What about software testing? Unit testing is a bottom-up approach, focused on literally the smallest units of software. If a unit test fails, is it the code or the test that’s wrong? Hard to know when you aren’t looking at the big picture. End-to-end tests are the top-down approach, which focus on higher-level use cases. But if an end-to-end test fails, it’s hard to know where in the code-base the bug is. You need a good mixture of both.

Top-down and bottom-up can also apply to writing and story-telling itself. Informational writing is often done bottom-up, where you start by laying out the facts and then build and build until you reach a conclusion. This can be really boring, and a common reaction to this style is “get to the point!” and “where are you going with this?” Academic writing often uses this approach, which is why they usually stick an abstract at the beginning to summarise the conclusion.

The conclusion contextualises the facts and helps the reader follow along because they can understand how your points fit into the big picture. Stories also often use this approach, because without that up-front context it provides a sense of mystery and intrigue.

The top-down approach is to start with high-level statements and dig down into the details as required. This can start out quite vague, and a common reaction to this style is “what are you actually saying?” and “what does this mean in practice?” Marketing copy for software often uses this approach, because it gives you an overview of why you might use the software quickly and then lets you dig deeper into the technicals of how it works if you think it might be a good fit.
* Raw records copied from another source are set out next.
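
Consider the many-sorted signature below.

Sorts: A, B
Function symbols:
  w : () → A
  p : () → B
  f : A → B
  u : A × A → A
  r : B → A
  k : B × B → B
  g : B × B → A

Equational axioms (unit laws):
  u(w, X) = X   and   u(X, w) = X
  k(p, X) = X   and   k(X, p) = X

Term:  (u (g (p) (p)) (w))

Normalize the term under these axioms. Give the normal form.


normal form = (g (p) (p))

1. (u (g (p) (p)) (w))  →  (g (p) (p))


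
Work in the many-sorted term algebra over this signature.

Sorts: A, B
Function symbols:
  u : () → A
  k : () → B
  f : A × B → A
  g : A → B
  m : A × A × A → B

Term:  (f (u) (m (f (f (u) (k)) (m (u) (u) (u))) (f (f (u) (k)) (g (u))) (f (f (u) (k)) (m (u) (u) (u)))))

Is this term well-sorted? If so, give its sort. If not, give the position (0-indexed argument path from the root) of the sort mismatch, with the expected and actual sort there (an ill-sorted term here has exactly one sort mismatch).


well-sorted; sort = A

  (u) : A
        (u) : A
        (k) : B
      (f (u) (k)) : A
        (u) : A
        (u) : A
        (u) : A
      (m (u) (u) (u)) : B
    (f (f (u) (k)) (m (u) (u) (u))) : A
        (u) : A
        (k) : B
      (f (u) (k)) : A
        (u) : A
      (g (u)) : B
    (f (f (u) (k)) (g (u))) : A
        (u) : A
        (k) : B
      (f (u) (k)) : A
        (u) : A
        (u) : A
        (u) : A
      (m (u) (u) (u)) : B
    (f (f (u) (k)) (m (u) (u) (u))) : A
  (m (f (f (u) (k)) (m (u) (u) (u))) (f (f (u) (k)) (g (u))) (f (f (u) (k)) (m (u) (u) (u)))) : B
(f (u) (m (f (f (u) (k)) (m (u) (u) (u))) (f (f (u) (k)) (g (u))) (f (f (u) (k)) (m (u) (u) (u))))) : A


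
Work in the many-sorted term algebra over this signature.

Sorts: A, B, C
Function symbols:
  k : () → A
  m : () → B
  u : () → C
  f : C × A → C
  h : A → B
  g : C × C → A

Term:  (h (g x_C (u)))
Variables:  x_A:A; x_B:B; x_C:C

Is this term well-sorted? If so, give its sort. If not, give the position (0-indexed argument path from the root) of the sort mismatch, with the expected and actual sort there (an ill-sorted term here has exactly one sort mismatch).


    x_C : C
    (u) : C
  (g x_C (u)) : A
(h (g x_C (u))) : B

well-sorted; sort = B


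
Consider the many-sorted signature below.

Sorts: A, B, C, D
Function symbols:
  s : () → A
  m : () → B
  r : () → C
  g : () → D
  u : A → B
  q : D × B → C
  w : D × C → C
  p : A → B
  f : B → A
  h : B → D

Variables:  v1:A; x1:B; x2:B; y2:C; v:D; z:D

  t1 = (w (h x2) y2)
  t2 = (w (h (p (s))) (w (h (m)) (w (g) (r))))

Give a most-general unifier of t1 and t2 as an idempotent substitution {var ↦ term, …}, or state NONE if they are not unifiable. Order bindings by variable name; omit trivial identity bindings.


{x2 ↦ (p (s)), y2 ↦ (w (h (m)) (w (g) (r)))}


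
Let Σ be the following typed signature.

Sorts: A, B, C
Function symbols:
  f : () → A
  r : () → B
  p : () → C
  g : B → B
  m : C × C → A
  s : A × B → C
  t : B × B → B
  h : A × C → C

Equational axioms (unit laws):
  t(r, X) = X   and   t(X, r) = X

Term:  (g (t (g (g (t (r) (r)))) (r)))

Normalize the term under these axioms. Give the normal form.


1. (g (t (g (g (t (r) (r)))) (r)))  →  (g (g (g (t (r) (r)))))
2. (g (g (g (t (r) (r)))))  →  (g (g (g (r))))

normal form = (g (g (g (r))))


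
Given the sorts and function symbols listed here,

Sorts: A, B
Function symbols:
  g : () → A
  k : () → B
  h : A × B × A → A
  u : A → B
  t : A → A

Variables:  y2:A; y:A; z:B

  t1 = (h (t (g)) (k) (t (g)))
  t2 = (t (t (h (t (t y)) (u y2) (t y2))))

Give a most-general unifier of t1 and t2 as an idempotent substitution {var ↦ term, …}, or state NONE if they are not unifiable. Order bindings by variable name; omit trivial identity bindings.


NONE (not unifiable)

head clash or occurs-check failure — not unifiable


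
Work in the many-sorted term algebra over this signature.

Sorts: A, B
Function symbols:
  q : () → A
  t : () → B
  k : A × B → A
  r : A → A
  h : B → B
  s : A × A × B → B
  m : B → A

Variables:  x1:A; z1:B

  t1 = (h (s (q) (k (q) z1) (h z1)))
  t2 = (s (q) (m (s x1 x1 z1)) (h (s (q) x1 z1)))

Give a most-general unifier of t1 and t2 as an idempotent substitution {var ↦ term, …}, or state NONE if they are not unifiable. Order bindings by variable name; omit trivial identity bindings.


head clash or occurs-check failure — not unifiable

NONE (not unifiable)


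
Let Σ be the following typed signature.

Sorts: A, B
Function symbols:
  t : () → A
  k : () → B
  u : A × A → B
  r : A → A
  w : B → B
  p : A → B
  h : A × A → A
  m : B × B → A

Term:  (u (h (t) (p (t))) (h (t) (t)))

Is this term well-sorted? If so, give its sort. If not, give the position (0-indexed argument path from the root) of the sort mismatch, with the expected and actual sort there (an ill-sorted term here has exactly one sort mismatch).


    (t) : A
      (t) : A
    (p (t)) : B
  (h (t) (p (t))) : ✗ arg 1 at [0, 1] has sort B, expected A
    (t) : A
    (t) : A
  (h (t) (t)) : A

ill-sorted at position [0, 1]: expected A, got B


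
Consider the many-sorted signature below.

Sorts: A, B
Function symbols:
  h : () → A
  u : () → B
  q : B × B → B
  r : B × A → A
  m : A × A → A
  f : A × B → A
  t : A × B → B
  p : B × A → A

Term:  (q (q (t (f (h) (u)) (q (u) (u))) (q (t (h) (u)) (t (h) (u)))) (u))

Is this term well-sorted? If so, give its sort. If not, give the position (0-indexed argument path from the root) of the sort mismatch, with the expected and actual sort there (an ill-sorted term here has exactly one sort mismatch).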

There are alternatives and variations to these two lenses too. “Outside-in” is where you start simultaneously at the highest level and the lowest level, and work your way in until they meet in the middle. As an example, you might have a long-term goal for your career, and in the immediate-term you make career moves based on opportunities available to you, but you’re still working out the mid-term plan that joins the two.

Of course there’s “middle-out”, made infamous by the scene in Silicon Valley. An example of this could be that you have a great product idea (mid-level), but you’re still working out the features/UX (low-level) and the vision/business model (high-level).

Finally there’s what I call the “lightning-method”. If you’ve ever seen a lightning strike in slow-motion, you’ll know that it starts in the cloud, branches and branches searching for the ground, and then as soon as the connection is made it surges back up. An example of this is finding product/market fit, by starting from the bottom exploring with features in search of your users’ real problem. Once the connection is made you flip focus, the problem you are solving becomes the vision, and you work your way down from there.

When thinking about writing this post, I struggled for a long time with the question: should the post about top-down and bottom-up be written in the top-down style or the bottom-up style? Wouldn’t it be interesting if I could use a weird mix of the two at different parts of this post to emphasise the way they work?

Maybe some day I’ll attempt that perfect meta-post, but for now this is what you get. I’ll just leave you with the following questions. Where in your life do you apply these lenses? And the more interesting question, can you think of cases where you use one but you’ve never tried the others?